One of the new trends in Christian publishing is the post-evangelical memoir.
The authors, usually members of the Millennial generation, are still in love with the Jesus that they learned about in Sunday School and youth group, but they have developed potentially irreconcilable differences with the church.
They are tired of superficial Sunday smiles and culture wars, rules instead of relationship.
They don’t want to be part of an institution that builds bigger buildings and establishes more programs but doesn’t do a thing for real people with real needs.
As they see it, the mainstream American version of Christianity is so far removed from the life that Jesus called his followers to that they question how much longer they can be a part of it in good conscience.
It takes courage to walk away from the familiar for a while and search for the Savior in the wilderness.
My first church family showed me that it also takes a deep reservoir of faith to keep showing up somewhere on Sunday and believing that God will meet you there.
Just as sometimes it is necessary to take a step back and get some perspective, some people are called to stay and continue doing the thankless but worthwhile work of the church.

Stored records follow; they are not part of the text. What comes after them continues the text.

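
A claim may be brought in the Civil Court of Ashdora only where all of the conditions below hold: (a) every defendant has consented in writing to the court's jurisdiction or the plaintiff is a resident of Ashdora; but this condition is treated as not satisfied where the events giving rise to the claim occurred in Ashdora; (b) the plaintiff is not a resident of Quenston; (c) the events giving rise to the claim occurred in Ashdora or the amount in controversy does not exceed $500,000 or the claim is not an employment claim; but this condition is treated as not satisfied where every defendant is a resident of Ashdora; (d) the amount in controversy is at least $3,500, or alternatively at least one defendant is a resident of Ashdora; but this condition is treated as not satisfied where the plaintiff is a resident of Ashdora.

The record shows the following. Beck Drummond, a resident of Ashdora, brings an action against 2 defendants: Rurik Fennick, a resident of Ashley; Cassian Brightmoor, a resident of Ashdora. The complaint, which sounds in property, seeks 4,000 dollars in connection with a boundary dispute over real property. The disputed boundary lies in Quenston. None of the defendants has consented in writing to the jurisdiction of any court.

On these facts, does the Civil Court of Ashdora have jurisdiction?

The Civil Court of Ashdora:
  (a) The plaintiff resides in Ashdora, which satisfies one of the alternatives. The carve-out does not apply: the operative events occurred in Quenston, not Ashdora. Condition met.
  (b) The plaintiff resides in Ashdora, which is not Quenston. Met.
  (c) The amount in controversy is USD 4,000, within the $500,000 ceiling, which satisfies one of the alternatives. The carve-out does not apply: the defendants reside as follows — Rurik Fennick in Ashley, Cassian Brightmoor in Ashdora — not all in Ashdora. Condition met.
  (d) The amount in controversy is $4,000, which meets the 3,500 dollars floor, so this disjunct is met. But the carve-out bites: the plaintiff resides in Ashdora. Fails.
  → Not every requirement is met — no jurisdiction.

No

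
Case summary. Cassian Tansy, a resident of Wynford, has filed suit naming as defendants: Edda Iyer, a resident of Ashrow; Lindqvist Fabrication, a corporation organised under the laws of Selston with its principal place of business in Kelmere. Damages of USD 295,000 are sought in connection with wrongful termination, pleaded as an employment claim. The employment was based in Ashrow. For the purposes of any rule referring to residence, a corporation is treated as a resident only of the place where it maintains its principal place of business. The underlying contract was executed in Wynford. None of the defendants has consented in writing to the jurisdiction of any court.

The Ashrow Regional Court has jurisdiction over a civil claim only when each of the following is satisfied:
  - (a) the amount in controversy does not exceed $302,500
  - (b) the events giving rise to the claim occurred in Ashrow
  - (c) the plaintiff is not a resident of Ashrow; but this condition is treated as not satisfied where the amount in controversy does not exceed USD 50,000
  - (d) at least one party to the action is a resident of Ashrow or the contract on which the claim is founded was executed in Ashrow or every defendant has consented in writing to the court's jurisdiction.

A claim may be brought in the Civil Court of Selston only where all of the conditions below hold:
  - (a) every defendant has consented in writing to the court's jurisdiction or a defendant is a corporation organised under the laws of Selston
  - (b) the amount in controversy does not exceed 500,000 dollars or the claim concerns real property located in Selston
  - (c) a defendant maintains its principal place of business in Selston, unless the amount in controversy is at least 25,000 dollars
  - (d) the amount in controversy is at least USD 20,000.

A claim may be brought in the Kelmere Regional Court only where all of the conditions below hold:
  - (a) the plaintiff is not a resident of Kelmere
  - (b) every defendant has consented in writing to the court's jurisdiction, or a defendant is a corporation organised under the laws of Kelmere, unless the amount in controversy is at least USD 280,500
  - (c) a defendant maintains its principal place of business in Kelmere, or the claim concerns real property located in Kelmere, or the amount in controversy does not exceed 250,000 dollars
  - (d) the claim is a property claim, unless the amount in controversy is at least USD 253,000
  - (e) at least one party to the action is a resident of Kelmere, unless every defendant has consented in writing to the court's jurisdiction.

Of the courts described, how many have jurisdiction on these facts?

3

The Ashrow Regional Court:
  (a) The amount in controversy is 295,000 dollars, within the USD 302,500 ceiling. Met.
  (b) The operative events occurred in Ashrow. Met.
  (c) The plaintiff resides in Wynford, which is not Ashrow. And the carve-out is inapplicable — the amount in controversy is $295,000, above the USD 50,000 ceiling. Satisfied.
  (d) Edda Iyer resides in Ashrow, so this disjunct is met. Condition met.
  → Every requirement is satisfied — jurisdiction.
The Civil Court of Selston:
  (a) Lindqvist Fabrication is organised under the laws of Selston, which satisfies one of the alternatives. Met.
  (b) The amount in controversy is 295,000 dollars, within the $500,000 ceiling, so one alternative holds. Met.
  (c) The corporate defendant(s) have their principal place of business in Kelmere, not Selston. However, the amount in controversy is $295,000, which meets the USD 25,000 floor, so the 'unless' proviso supplies this condition. Satisfied.
  (d) The amount in controversy is $295,000, which meets the USD 20,000 floor. Condition met.
  → Jurisdiction lies.
The Kelmere Regional Court:
  (a) The plaintiff resides in Wynford, which is not Kelmere. Condition met.
  (b) No such written consent has been filed; the corporate defendant(s) are organised in Selston, not Kelmere — every alternative fails. But the amount in controversy is $295,000, which meets the USD 280,500 floor, and the 'unless' clause therefore excuses the requirement. Condition met.
  (c) Lindqvist Fabrication has its principal place of business in Kelmere, so this disjunct is met. Condition met.
  (d) The claim is an employment claim, not a property claim. However, the amount in controversy is USD 295,000, which meets the 253,000 dollars floor, so the 'unless' proviso supplies this condition. Satisfied.
  (e) Lindqvist Fabrication resides in Kelmere. Met.
  → Every requirement is satisfied — jurisdiction.
Courts with jurisdiction: the Ashrow Regional Court, the Civil Court of Selston, the Kelmere Regional Court — 3 in total.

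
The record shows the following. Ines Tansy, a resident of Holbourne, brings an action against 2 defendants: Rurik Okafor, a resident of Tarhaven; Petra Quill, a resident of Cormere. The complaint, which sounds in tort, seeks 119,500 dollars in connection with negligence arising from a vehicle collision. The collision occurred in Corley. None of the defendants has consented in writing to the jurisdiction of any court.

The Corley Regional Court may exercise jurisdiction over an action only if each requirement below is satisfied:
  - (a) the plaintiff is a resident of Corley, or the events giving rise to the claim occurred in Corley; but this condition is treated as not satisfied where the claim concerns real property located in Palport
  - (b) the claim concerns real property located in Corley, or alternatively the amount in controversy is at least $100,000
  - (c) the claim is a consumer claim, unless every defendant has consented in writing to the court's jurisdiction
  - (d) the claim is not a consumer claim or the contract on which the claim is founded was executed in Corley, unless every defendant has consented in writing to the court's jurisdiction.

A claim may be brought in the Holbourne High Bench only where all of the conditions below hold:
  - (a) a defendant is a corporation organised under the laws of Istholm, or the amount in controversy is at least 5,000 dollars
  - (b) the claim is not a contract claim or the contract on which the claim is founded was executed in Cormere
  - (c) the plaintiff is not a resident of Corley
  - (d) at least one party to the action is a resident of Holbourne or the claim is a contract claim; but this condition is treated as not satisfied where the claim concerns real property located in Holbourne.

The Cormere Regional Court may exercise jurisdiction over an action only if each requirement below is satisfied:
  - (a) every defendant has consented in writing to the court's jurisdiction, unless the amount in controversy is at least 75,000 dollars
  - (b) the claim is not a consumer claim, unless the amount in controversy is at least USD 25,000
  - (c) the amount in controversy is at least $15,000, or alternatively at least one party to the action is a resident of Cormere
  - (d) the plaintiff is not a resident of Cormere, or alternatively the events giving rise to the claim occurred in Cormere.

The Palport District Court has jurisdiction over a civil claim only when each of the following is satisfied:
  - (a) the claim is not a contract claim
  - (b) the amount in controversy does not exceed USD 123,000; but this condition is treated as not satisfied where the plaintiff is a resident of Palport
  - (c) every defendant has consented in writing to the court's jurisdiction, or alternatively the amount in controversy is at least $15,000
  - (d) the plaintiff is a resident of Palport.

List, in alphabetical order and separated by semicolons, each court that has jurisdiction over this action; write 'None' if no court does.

the Cormere Regional Court; the Holbourne High Bench

The Corley Regional Court:
  (a) The operative events occurred in Corley, so this disjunct is met. And the carve-out is inapplicable — the claim does not concern real property. Satisfied.
  (b) The amount in controversy is $119,500, which meets the 100,000 dollars floor, so one alternative holds. Satisfied.
  (c) The claim is a tort claim, not a consumer claim. And no such written consent has been filed, so the proviso does not save it. Condition not met.
  (d) The claim is a tort claim, not a consumer claim, which satisfies one of the alternatives. Met.
  → At least one condition fails; no jurisdiction.
The Holbourne High Bench:
  (a) The amount in controversy is $119,500, which meets the 5,000 dollars floor — that alternative is enough. Met.
  (b) The claim is a tort claim, not a contract claim, so this disjunct is met. Met.
  (c) The plaintiff resides in Holbourne, which is not Corley. Satisfied.
  (d) Ines Tansy resides in Holbourne, so this disjunct is met. And the carve-out is inapplicable — the claim does not concern real property. Condition met.
  → Jurisdiction lies.
The Cormere Regional Court:
  (a) No such written consent has been filed. However, the amount in controversy is USD 119,500, which meets the 75,000 dollars floor, so the 'unless' proviso supplies this condition. Condition met.
  (b) The claim is a tort claim, not a consumer claim. Condition met.
  (c) The amount in controversy is 119,500 dollars, which meets the 15,000 dollars floor, which satisfies one of the alternatives. Condition met.
  (d) The plaintiff resides in Holbourne, which is not Cormere, which satisfies one of the alternatives. Satisfied.
  → All conditions met; jurisdiction exists.
The Palport District Court:
  (a) The claim is a tort claim, not a contract claim. Met.
  (b) The amount in controversy is USD 119,500, within the 123,000 dollars ceiling. The carve-out does not apply: the plaintiff resides in Holbourne, not Palport. Condition met.
  (c) The amount in controversy is 119,500 dollars, which meets the 15,000 dollars floor, which satisfies one of the alternatives. Satisfied.
  (d) The plaintiff resides in Holbourne, not Palport. Condition not met.
  → The court lacks jurisdiction.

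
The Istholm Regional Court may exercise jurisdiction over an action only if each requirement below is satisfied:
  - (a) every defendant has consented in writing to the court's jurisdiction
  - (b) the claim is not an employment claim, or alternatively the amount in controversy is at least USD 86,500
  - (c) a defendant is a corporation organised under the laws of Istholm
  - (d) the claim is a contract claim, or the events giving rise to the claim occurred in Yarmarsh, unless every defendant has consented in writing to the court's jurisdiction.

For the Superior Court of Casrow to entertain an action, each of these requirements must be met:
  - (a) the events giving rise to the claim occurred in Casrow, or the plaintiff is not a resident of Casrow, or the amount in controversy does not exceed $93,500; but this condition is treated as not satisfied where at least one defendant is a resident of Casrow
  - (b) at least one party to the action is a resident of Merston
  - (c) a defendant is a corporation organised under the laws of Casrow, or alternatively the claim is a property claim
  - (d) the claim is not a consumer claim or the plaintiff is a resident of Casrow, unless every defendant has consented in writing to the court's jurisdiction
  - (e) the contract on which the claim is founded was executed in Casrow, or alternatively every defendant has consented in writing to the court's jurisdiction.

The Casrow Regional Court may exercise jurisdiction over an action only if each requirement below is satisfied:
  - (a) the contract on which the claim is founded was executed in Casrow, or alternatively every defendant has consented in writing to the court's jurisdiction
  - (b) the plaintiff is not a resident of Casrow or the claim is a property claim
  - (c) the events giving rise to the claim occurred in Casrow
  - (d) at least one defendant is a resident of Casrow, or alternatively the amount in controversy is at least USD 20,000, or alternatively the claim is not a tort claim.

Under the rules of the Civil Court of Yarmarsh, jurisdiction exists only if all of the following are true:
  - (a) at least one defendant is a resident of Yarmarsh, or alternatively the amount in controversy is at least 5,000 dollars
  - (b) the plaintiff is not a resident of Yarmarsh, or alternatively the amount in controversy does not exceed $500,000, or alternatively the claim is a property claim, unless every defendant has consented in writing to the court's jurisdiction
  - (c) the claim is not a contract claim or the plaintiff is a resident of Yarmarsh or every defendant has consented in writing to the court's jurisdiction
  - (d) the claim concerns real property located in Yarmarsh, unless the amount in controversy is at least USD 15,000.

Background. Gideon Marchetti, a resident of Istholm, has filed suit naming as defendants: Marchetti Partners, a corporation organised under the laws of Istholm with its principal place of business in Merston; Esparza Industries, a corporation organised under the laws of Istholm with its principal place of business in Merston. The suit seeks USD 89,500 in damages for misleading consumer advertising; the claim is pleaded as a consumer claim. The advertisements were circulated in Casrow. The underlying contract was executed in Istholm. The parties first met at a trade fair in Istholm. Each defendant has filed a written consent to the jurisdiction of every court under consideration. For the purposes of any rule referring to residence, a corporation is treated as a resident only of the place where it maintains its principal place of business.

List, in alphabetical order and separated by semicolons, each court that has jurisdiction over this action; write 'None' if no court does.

the Casrow Regional Court; the Civil Court of Yarmarsh; the Istholm Regional Court

The Istholm Regional Court:
  (a) Every defendant has filed written consent. Met.
  (b) The claim is a consumer claim, not an employment claim, which satisfies one of the alternatives. Satisfied.
  (c) Marchetti Partners is organised under the laws of Istholm. Condition met.
  (d) The claim is a consumer claim, not a contract claim; the operative events occurred in Casrow, not Yarmarsh — none of the alternatives is met. But every defendant has filed written consent, and the 'unless' clause therefore excuses the requirement. Condition met.
  → The court has jurisdiction.
The Superior Court of Casrow:
  (a) The operative events occurred in Casrow, so one alternative holds. The exception is not triggered, since no defendant resides in Casrow (they reside in Merston, Merston). Condition met.
  (b) Marchetti Partners resides in Merston. Met.
  (c) The corporate defendant(s) are organised in Istholm, not Casrow; the claim is a consumer claim, not a property claim — no alternative holds. Condition not met.
  (d) The claim is a consumer claim; the plaintiff resides in Istholm, not Casrow — no alternative holds. However, every defendant has filed written consent, so the 'unless' proviso supplies this condition. Satisfied.
  (e) Every defendant has filed written consent, so one alternative holds. Met.
  → No jurisdiction.
The Casrow Regional Court:
  (a) Every defendant has filed written consent, which satisfies one of the alternatives. Condition met.
  (b) The plaintiff resides in Istholm, which is not Casrow, so this disjunct is met. Condition met.
  (c) The operative events occurred in Casrow. Condition met.
  (d) The amount in controversy is $89,500, which meets the USD 20,000 floor, so one alternative holds. Condition met.
  → Every requirement is satisfied — jurisdiction.
The Civil Court of Yarmarsh:
  (a) The amount in controversy is USD 89,500, which meets the 5,000 dollars floor — that alternative is enough. Met.
  (b) The plaintiff resides in Istholm, which is not Yarmarsh — that alternative is enough. Satisfied.
  (c) The claim is a consumer claim, not a contract claim — that alternative is enough. Condition met.
  (d) The claim does not concern real property. However, the amount in controversy is $89,500, which meets the USD 15,000 floor, so the 'unless' proviso supplies this condition. Condition met.
  → Every requirement is satisfied — jurisdiction.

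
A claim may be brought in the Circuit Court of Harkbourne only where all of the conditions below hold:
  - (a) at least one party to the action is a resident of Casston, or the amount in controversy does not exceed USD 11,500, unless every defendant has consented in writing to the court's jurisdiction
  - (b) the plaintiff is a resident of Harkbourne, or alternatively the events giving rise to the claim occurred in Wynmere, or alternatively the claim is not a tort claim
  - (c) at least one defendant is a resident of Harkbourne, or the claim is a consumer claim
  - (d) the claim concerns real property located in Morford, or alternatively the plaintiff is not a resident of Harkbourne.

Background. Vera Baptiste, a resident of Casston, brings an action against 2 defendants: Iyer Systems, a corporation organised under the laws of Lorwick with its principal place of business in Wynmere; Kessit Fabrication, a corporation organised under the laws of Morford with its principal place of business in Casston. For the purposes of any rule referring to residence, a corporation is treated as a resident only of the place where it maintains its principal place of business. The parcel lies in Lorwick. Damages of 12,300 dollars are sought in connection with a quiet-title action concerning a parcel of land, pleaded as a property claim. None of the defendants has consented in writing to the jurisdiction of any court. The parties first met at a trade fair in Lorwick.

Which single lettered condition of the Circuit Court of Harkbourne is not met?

The Circuit Court of Harkbourne:
  (a) Vera Baptiste resides in Casston — that alternative is enough. Condition met.
  (b) The claim is a property claim, not a tort claim, so this disjunct is met. Met.
  (c) No defendant resides in Harkbourne (they reside in Wynmere, Casston); the claim is a property claim, not a consumer claim — no alternative holds. Fails.
  (d) The plaintiff resides in Casston, which is not Harkbourne, so this disjunct is met. Met.
Only condition (c) fails.

(c)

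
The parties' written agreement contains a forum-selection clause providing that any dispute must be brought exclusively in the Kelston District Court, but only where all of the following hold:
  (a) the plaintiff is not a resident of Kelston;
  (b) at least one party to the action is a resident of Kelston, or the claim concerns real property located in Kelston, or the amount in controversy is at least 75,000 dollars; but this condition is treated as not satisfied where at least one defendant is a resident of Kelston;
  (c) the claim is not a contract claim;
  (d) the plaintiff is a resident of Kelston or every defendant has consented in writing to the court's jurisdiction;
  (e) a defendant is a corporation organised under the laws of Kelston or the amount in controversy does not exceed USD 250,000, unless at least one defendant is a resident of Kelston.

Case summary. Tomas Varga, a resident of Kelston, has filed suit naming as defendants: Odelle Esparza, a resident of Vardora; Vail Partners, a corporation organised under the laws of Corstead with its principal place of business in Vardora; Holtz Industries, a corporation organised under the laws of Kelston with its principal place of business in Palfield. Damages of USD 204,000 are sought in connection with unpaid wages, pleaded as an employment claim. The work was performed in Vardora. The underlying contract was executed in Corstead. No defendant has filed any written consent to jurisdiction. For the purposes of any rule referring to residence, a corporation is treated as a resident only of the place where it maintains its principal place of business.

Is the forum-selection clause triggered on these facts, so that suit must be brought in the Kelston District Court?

No

The Kelston District Court:
  (a) The plaintiff resides in Kelston. Not met.
  (b) Tomas Varga resides in Kelston, which satisfies one of the alternatives. And the carve-out is inapplicable — no defendant resides in Kelston (they reside in Vardora, Vardora, Palfield). Condition met.
  (c) The claim is an employment claim, not a contract claim. Condition met.
  (d) The plaintiff resides in Kelston, so one alternative holds. Condition met.
  (e) Holtz Industries is organised under the laws of Kelston, which satisfies one of the alternatives. Condition met.
  → The clause does not apply.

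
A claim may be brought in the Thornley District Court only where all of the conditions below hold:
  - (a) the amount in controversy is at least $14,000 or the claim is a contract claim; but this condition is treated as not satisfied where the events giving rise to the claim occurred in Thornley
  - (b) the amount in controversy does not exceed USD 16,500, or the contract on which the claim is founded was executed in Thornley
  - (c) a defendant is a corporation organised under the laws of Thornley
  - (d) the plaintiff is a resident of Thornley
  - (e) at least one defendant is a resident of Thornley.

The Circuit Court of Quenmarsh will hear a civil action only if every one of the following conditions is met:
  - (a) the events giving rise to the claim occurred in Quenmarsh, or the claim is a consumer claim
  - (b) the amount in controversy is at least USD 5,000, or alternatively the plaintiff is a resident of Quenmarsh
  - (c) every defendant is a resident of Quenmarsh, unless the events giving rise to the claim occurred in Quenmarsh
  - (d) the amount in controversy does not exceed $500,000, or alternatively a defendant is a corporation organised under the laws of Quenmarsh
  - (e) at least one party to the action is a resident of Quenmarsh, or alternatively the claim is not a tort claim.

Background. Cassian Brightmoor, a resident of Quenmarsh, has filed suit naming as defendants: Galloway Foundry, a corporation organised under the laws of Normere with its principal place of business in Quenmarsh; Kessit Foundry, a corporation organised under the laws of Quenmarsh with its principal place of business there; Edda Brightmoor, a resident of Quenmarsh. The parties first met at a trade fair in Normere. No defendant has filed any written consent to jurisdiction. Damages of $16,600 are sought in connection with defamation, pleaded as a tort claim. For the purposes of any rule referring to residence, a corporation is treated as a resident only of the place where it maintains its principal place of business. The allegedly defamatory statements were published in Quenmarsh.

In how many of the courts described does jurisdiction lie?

1

The Thornley District Court:
  (a) The amount in controversy is 16,600 dollars, which meets the 14,000 dollars floor, so one alternative holds. And the carve-out is inapplicable — the operative events occurred in Quenmarsh, not Thornley. Condition met.
  (b) The amount in controversy is $16,600, above the 16,500 dollars ceiling; no contract (and hence no place of execution) is alleged — every alternative fails. Condition not met.
  (c) The corporate defendant(s) are organised in Normere, Quenmarsh, not Thornley. Fails.
  (d) The plaintiff resides in Quenmarsh, not Thornley. Not met.
  (e) No defendant resides in Thornley (they reside in Quenmarsh, Quenmarsh, Quenmarsh). Not satisfied.
  → The court lacks jurisdiction.
The Circuit Court of Quenmarsh:
  (a) The operative events occurred in Quenmarsh, which satisfies one of the alternatives. Met.
  (b) The amount in controversy is 16,600 dollars, which meets the 5,000 dollars floor, so this disjunct is met. Satisfied.
  (c) The defendants reside as follows — Galloway Foundry in Quenmarsh, Kessit Foundry in Quenmarsh, Edda Brightmoor in Quenmarsh — all in Quenmarsh. Satisfied.
  (d) The amount in controversy is $16,600, within the $500,000 ceiling, so one alternative holds. Condition met.
  (e) Cassian Brightmoor resides in Quenmarsh, which satisfies one of the alternatives. Met.
  → Every requirement is satisfied — jurisdiction.
Courts with jurisdiction: the Circuit Court of Quenmarsh — 1 in total.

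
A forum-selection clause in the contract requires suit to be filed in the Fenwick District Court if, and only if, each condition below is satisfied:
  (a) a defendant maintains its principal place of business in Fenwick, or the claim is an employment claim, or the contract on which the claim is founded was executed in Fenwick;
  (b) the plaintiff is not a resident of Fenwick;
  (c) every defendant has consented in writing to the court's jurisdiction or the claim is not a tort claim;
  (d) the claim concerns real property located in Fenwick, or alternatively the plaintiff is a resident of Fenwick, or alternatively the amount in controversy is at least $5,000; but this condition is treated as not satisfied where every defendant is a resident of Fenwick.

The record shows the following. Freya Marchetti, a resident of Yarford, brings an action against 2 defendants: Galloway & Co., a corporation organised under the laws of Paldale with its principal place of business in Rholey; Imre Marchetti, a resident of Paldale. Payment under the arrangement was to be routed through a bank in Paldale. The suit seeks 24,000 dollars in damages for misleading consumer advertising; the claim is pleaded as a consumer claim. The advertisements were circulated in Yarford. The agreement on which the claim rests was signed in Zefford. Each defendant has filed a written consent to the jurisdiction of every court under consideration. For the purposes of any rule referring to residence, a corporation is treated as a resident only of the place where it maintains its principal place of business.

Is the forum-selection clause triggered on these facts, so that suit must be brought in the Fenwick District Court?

The Fenwick District Court:
  (a) The corporate defendant(s) have their principal place of business in Rholey, not Fenwick; the claim is a consumer claim, not an employment claim; the contract was executed in Zefford, not Fenwick — every alternative fails. Not satisfied.
  (b) The plaintiff resides in Yarford, which is not Fenwick. Met.
  (c) Every defendant has filed written consent, so this disjunct is met. Satisfied.
  (d) The amount in controversy is $24,000, which meets the 5,000 dollars floor, so one alternative holds. And the carve-out is inapplicable — the defendants reside as follows — Galloway & Co. in Rholey, Imre Marchetti in Paldale — not all in Fenwick. Satisfied.
  → The clause does not apply.

No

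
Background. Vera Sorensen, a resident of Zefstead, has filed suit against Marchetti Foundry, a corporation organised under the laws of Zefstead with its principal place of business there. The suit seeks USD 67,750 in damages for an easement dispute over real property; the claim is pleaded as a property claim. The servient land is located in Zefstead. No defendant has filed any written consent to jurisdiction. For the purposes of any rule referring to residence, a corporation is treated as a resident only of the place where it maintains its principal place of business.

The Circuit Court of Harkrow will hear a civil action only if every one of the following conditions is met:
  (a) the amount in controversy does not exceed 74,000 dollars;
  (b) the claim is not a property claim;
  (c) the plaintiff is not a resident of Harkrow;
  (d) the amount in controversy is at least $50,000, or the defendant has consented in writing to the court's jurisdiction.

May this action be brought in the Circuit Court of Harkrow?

The Circuit Court of Harkrow:
  (a) The amount in controversy is USD 67,750, within the $74,000 ceiling. Satisfied.
  (b) The claim is a property claim. Not satisfied.
  (c) The plaintiff resides in Zefstead, which is not Harkrow. Satisfied.
  (d) The amount in controversy is USD 67,750, which meets the $50,000 floor, so one alternative holds. Met.
  → The court lacks jurisdiction.

No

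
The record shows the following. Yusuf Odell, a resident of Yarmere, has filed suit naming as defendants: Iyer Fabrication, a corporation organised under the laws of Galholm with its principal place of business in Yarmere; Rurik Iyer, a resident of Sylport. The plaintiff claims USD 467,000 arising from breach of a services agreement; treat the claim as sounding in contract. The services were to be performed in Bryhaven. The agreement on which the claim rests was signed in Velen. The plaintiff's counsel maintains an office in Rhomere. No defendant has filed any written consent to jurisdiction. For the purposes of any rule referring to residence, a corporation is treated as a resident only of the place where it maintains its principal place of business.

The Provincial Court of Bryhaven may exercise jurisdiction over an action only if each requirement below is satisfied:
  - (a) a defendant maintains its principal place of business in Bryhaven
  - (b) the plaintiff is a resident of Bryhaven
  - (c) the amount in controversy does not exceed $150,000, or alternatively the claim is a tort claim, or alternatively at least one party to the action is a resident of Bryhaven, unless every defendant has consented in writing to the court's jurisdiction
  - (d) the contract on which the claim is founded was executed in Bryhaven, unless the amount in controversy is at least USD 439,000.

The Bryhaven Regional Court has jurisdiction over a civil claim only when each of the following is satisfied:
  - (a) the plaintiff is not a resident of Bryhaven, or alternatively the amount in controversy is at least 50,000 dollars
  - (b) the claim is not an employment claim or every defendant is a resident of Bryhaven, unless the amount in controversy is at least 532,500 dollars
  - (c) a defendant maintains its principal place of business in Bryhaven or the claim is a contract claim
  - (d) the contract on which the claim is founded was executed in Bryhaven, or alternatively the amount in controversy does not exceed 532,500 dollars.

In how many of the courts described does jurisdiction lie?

The Provincial Court of Bryhaven:
  (a) The corporate defendant(s) have their principal place of business in Yarmere, not Bryhaven. Not met.
  (b) The plaintiff resides in Yarmere, not Bryhaven. Condition not met.
  (c) The amount in controversy is USD 467,000, above the 150,000 dollars ceiling; the claim is a contract claim, not a tort claim; no party resides in Bryhaven — every alternative fails. The proviso offers no rescue either, since no such written consent has been filed. Fails.
  (d) The contract was executed in Velen, not Bryhaven. However, the amount in controversy is $467,000, which meets the 439,000 dollars floor, so the 'unless' proviso supplies this condition. Condition met.
  → At least one condition fails; no jurisdiction.
The Bryhaven Regional Court:
  (a) The plaintiff resides in Yarmere, which is not Bryhaven — that alternative is enough. Satisfied.
  (b) The claim is a contract claim, not an employment claim, so this disjunct is met. Met.
  (c) The claim is a contract claim, so this disjunct is met. Condition met.
  (d) The amount in controversy is USD 467,000, within the USD 532,500 ceiling, which satisfies one of the alternatives. Condition met.
  → Jurisdiction lies.
Courts with jurisdiction: the Bryhaven Regional Court — 1 in total.

1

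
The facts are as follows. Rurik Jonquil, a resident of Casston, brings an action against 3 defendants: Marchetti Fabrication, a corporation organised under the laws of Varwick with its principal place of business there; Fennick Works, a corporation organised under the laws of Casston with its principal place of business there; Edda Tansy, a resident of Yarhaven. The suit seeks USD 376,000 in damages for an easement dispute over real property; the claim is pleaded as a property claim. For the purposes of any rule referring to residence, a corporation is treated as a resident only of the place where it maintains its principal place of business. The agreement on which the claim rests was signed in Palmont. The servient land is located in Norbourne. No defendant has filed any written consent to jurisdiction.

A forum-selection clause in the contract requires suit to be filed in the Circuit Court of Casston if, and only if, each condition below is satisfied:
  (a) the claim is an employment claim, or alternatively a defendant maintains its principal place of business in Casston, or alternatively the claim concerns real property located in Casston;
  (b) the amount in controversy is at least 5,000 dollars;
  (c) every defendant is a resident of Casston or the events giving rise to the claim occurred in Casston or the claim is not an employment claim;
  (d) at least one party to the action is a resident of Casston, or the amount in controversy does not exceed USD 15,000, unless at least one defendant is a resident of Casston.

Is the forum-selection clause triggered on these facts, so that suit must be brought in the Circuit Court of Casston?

Yes

The Circuit Court of Casston:
  (a) Fennick Works has its principal place of business in Casston — that alternative is enough. Met.
  (b) The amount in controversy is 376,000 dollars, which meets the $5,000 floor. Condition met.
  (c) The claim is a property claim, not an employment claim, so one alternative holds. Satisfied.
  (d) Rurik Jonquil resides in Casston — that alternative is enough. Met.
  → The clause applies.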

Somebody has to be willing to bring about change from within an imperfect structure composed of imperfect people while also finding ways to be His hands and feet outside those walls.
Whether in the wilderness or in the pew, it is important to remember that our hope is not in a congregation, a denomination, a preacher or even in ourselves.
We are resurrection people.
The story of Easter is that God can make all things new, no matter how lifeless or broken. He makes everything beautiful in its time, including his bride.